Through 3DCellPhase-, we have significantly expanded the scope of cellular cryo-ET from examining singular macromolecular species in situ towards the realm of a comprehensive description of the organization of the cytoplasm in different eukaryotic systems and at high resolution, thus empowering the emergence of Structural Cell Biology as an interdisciplinary field in the Life Sciences. This was enabled by our development of methods that propelled cryo-ET beyond the state of the art, tackling bottlenecks from specimen preparation to data analysis (Toro-Nahuelpan et al. 2020, Klumpe et al. 2021, de Teresa et al. 2023).

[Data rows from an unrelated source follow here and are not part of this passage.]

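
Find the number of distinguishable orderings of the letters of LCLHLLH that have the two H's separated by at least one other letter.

Total arrangements of LCLHLLH: 7!/(4!·2!) = 105.
Arrangements with the H's together: treat HH as one letter, giving (6)!/(4!) = 30.
Hence 105 − 30 = 75.

75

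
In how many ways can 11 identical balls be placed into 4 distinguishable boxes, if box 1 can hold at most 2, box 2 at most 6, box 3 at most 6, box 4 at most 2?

Without the upper bounds there are C(14,3) = 364 ways to split 11 among 4 boxes.
Subtract solutions that violate a single cap (substitute x_i' = x_i − (cap_i+1)): x_1 ≥ 3 gives C(11,3) = 165; x_2 ≥ 7 gives C(7,3) = 35; x_3 ≥ 7 gives C(7,3) = 35; x_4 ≥ 3 gives C(11,3) = 165. Together 400.
Add back pairs where two caps are both exceeded: 4 + 4 + 56 + 0 + 4 + 4 = 72.
By inclusion–exclusion the count is 364 − 400 + 72 = 36.

36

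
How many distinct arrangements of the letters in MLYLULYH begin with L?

With the first slot taken by L, it remains to arrange the other 7 letters (MYLULYH).
Those 7 letters have L appearing twice and Y appearing twice, giving (7)!/(2!·2!) = 1260.

1260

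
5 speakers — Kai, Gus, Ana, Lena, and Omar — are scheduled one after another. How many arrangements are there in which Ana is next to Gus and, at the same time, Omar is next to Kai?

Treat {Ana,Gus} as one block (2 orders) and {Omar,Kai} as another (2 orders).
That leaves 3 units to arrange: 2 × 2 × 3! = 4 × 6 = 24.

24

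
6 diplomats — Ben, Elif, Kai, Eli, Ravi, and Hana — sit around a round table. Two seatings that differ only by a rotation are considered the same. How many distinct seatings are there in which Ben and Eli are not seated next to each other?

All circular seatings of 6 people number (5)! = 120.
Those with Ben next to Eli: fuse the pair into one unit and seat 5 units around a circle — 2·(4)! = 48.
Subtracting, 120 − 48 = 72.

72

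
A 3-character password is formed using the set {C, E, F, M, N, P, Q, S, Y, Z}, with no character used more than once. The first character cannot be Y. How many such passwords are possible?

648

The first character has 10−1 = 9 choices (anything except Y).
The remaining 2 characters are filled from the other 9 symbols without repetition: 9 × 8 = 72.
Total: 9 × 72 = 648.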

The project provided unique opportunities for integration with different ‘omics’ approaches, most significantly proteomics, thus building towards Systems Structural Biology (Zhang et al. Cell 2023). We have thus been able to contribute to the development of a powerful combination of in-cell methods (including live-cell and quantitative fluorescence light microscopy imaging, cellular fractionations and quantitative mass-spectrometry, structure prediction and modeling) to bridge across different length scales, that have allowed us to provide unprecedented insights into the structural and architectural complexity of biomolecular condensates across different models (detailed below). I expect these technologies and concepts to contribute to the emergence of novel understanding in both fundamental and translational research.
Our research objectives touch on a number of different fields in biology (cellular stress response, infection biology, and cell division, among others) beyond that of biomolecular condensation and functional phase separation, and the unique data and analysis produced in the ERC project provides new insights into all these different topics. As an example, while completely unexpected, our initially unfortunate discovery of a mumps virus infection of the HeLa cell cultures provided the first evidence that cellular stress provokes activation of viral replication in an RNA virus model. The combination of cutting-edge methods allowed a detailed mechanistic understanding that viral replication factories are liquid-like condensates that change behavior under stress, that stress-triggered phosphorylation of an intrinsically disordered viral protein domain by host factors stabilizes the viral replication machinery, and that in response, the viral nucleocapsid structures change to expose the genomic RNA and support increased viral replication. Similar outcomes have resulted from our work on C. elegans centrosomes, that beyond their ability to illuminate the PCM architecture for the first time, also contribute new understanding on the highly conserved centriole structures, their assembly intermediates, and molecular mechanisms of regulation of microtubule nucleation. Our work on the structural reorganization of the yeast cytoplasm in response to different environmental stressors similarly sparked unplanned and exciting exploration of metabolic complexes, their functional states and interaction partners, in relation to their regulation by assembly in microscopic condensed structures. In summary, while the project delivered on its initial objectives to reveal molecular architectures and structural basis of different types of biomolecular condensates, the label-free, minimally perturbing and high-resolution nature of cryo-ET has enabled novel understanding in different fields of biology.